Rilo Kiley
Fri Sept 24
Nocturnal
1800 E Burnside

After so many static shows by indie rock bands, it was surprising to see how electric Los Angeles foursome Rilo Kiley are on stage. Exchanging instruments and sassy comments while playing their smart songs, they seemed driven to connect, not only in their stage presence, but also in their engagement with the crowd. The music eschewed indie's penchant for obscurantism in favor of getting the songs across.
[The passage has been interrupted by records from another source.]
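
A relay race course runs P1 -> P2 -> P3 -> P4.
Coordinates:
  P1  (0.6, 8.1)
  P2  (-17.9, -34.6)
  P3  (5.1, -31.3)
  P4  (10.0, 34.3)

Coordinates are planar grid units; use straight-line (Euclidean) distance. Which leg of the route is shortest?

P2–P3

Leg distances:
P1→P2: 46.5
P2→P3: 23.2
P3→P4: 65.8
The shortest leg is P2–P3 at 23.2.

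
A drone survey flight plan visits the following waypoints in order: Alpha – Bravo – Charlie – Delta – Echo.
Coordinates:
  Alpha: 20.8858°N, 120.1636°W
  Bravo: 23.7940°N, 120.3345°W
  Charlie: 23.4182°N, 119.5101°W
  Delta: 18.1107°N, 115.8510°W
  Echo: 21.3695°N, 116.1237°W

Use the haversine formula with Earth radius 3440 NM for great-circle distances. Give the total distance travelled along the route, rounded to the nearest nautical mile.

Leg distances:
Alpha→Bravo: 174.9 NM  (cumulative 174.9 NM)
Bravo→Charlie: 50.7 NM  (cumulative 225.5 NM)
Charlie→Delta: 379.1 NM  (cumulative 604.6 NM)
Delta→Echo: 196.3 NM  (cumulative 800.9 NM)
Total route length ≈ 801 NM.

801 NM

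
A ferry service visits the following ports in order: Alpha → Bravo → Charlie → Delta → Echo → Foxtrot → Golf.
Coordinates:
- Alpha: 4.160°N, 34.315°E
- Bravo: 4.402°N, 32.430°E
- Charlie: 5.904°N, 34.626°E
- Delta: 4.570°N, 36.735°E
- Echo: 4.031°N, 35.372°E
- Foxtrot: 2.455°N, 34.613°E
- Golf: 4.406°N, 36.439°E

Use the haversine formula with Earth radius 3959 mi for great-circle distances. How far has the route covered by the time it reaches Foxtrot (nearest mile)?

Leg distances:
Alpha→Bravo: 131.0 mi  (cumulative 131.0 mi)
Bravo→Charlie: 183.3 mi  (cumulative 314.3 mi)
Charlie→Delta: 171.9 mi  (cumulative 486.2 mi)
Delta→Echo: 101.0 mi  (cumulative 587.2 mi)
Echo→Foxtrot: 120.8 mi  (cumulative 708.1 mi)
Cumulative distance at Foxtrot ≈ 708 mi.

708 mi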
Singer Jenny Lewis delivered her plainspoken yet complex lyrics--the moody phrasing turning suddenly tough or thin with remorse and belying the words--with a straightforwardness that perfectly conveyed their emotional reality, and drew the audience in.

On More Adventurous, the fourth album on as many labels (from Rilo to Barsuk to Saddle Creek to Brute/Beaute, distributed by Warner Bros., but owned by the band), Rilo Kiley's music has caught up with that memorable performance. The 11 songs are indeed more adventurous, or at least more eclectic than on their two previous albums, moving through country-tinged rock, indie pop, a near torch song, and a new wave tantrum.

"I read that with every broken heart we should become more adventurous," Lewis sings on the title song over a strummed guitar and occasional pedal steel. Broken hearts, longing, madness, and lust all mingle in the songs, which find Lewis approaching her singing with more confidence and a wily intelligence playing between character and persona--she's a seductress, a victim, and flips through multiple points of view from song to song and even verse to chorus. She also phrases unwieldy, rhymeless thoughts perfectly across the guitar parts. This is especially true of "Love and War (11/11/46)," a lyrical split-screen between love and death over a bouncy new wave sheen in which Lewis sings, "Now that everybody's dead we can finally talk."

It's one of many hard-bitten lines that Lewis delivers with just enough desperation to allow the tough-girl mask to slip. Rilo Kiley seem to know how to dramatize their hooks and let their audience in on the masquerade simultaneously; it's not a knowing ironic wink, but the honesty of grappling with shifting emotions and taking chances.